Il franchit alors le pas que beaucoup se refusent à faire et crée, avec le soutien d'autres entrepreneurs réunis au sein du Centre des Jeunes Dirigeants (CJD) de Nantes, les Bureaux du Cœur à la fin de l'année 2019. Une première invitée est accueillie dans une entreprise de La Montagne (Loire-Atlantique). Un séjour de deux mois qui permet à Élisabeth, contrainte de dormir dans sa voiture pour échapper aux violences conjugales, de reprendre pied. « Le sas entre la précarité dans laquelle elle était et le fait de pouvoir s'en sortir, c'était le logement », résume Pierre-Yves Loaëc.

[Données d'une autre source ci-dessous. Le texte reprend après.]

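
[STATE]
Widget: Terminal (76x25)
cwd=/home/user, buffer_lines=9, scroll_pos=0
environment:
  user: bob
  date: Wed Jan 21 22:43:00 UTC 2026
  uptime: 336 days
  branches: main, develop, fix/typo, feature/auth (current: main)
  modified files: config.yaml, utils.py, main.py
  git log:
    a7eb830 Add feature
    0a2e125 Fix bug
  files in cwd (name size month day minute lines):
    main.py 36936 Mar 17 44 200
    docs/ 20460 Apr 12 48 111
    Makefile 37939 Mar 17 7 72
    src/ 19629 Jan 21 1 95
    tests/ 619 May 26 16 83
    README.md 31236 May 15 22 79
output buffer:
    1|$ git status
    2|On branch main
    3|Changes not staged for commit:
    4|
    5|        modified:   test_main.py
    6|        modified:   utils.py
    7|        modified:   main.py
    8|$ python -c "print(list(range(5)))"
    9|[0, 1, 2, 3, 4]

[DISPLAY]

$ git status                                                                
On branch main                                                              
Changes not staged for commit:                                              
                                                                            
        modified:   test_main.py                                            
        modified:   utils.py                                                
        modified:   main.py                                                 
$ python -c "print(list(range(5)))"                                         
[0, 1, 2, 3, 4]                                                             
$ █                                                                         
                                                                            
                                                                            
                                                                            
                                                                            
                                                                            
                                                                            
                                                                            
                                                                            
                                                                            
                                                                            
                                                                            
                                                                            
                                                                            
                                                                            
                                                                            


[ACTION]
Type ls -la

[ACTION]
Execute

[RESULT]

$ git status                                                                
On branch main                                                              
Changes not staged for commit:                                              
                                                                            
        modified:   test_main.py                                            
        modified:   utils.py                                                
        modified:   main.py                                                 
$ python -c "print(list(range(5)))"                                         
[0, 1, 2, 3, 4]                                                             
$ ls -la                                                                    
-rw-r--r--  1 bob group    36936 Mar 17 10:44 main.py                       
drwxr-xr-x  1 bob group    20460 Apr 12 10:48 docs/                         
-rw-r--r--  1 bob group    37939 Mar 17 10:07 Makefile                      
drwxr-xr-x  1 bob group    19629 Jan 21 10:01 src/                          
drwxr-xr-x  1 bob group      619 May 26 10:16 tests/                        
-rw-r--r--  1 bob group    31236 May 15 10:22 README.md                     
$ █                                                                         
                                                                            
                                                                            
                                                                            
                                                                            
                                                                            
                                                                            
                                                                            
                                                                            


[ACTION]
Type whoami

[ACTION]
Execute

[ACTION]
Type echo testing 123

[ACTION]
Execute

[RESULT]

$ git status                                                                
On branch main                                                              
Changes not staged for commit:                                              
                                                                            
        modified:   test_main.py                                            
        modified:   utils.py                                                
        modified:   main.py                                                 
$ python -c "print(list(range(5)))"                                         
[0, 1, 2, 3, 4]                                                             
$ ls -la                                                                    
-rw-r--r--  1 bob group    36936 Mar 17 10:44 main.py                       
drwxr-xr-x  1 bob group    20460 Apr 12 10:48 docs/                         
-rw-r--r--  1 bob group    37939 Mar 17 10:07 Makefile                      
drwxr-xr-x  1 bob group    19629 Jan 21 10:01 src/                          
drwxr-xr-x  1 bob group      619 May 26 10:16 tests/                        
-rw-r--r--  1 bob group    31236 May 15 10:22 README.md                     
$ whoami                                                                    
bob                                                                         
$ echo testing 123                                                          
testing 123                                                                 
$ █                                                                         
                                                                            
                                                                            
                                                                            
                                                                            


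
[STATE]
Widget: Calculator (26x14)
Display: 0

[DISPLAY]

                         0
┌───┬───┬───┬───┐         
│ 7 │ 8 │ 9 │ ÷ │         
├───┼───┼───┼───┤         
│ 4 │ 5 │ 6 │ × │         
├───┼───┼───┼───┤         
│ 1 │ 2 │ 3 │ - │         
├───┼───┼───┼───┤         
│ 0 │ . │ = │ + │         
├───┼───┼───┼───┤         
│ C │ MC│ MR│ M+│         
└───┴───┴───┴───┘         
                          
                          


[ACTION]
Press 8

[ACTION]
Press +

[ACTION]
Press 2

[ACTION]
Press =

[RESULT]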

Sa société fait évidemment partie des premières à emboîter le pas en proposant un lit. Avec succès : en deux ans et demi, cinq personnes ont été hébergées pour des périodes de quatre à six mois dans les locaux de Nobilito, situés sur l'île de Nantes. Une simple porte a été ajoutée afin de délimiter un espace privatif de 40 m², dans lequel la personne accueillie peut profiter d'un lit, des sanitaires, d'une petite cuisine, de la télévision de la salle de réunion et d'un accès Internet. Seule condition : laisser libres les locaux de 8 h 30 à 18 heures, pour que la vie de l'entreprise puisse suivre son cours.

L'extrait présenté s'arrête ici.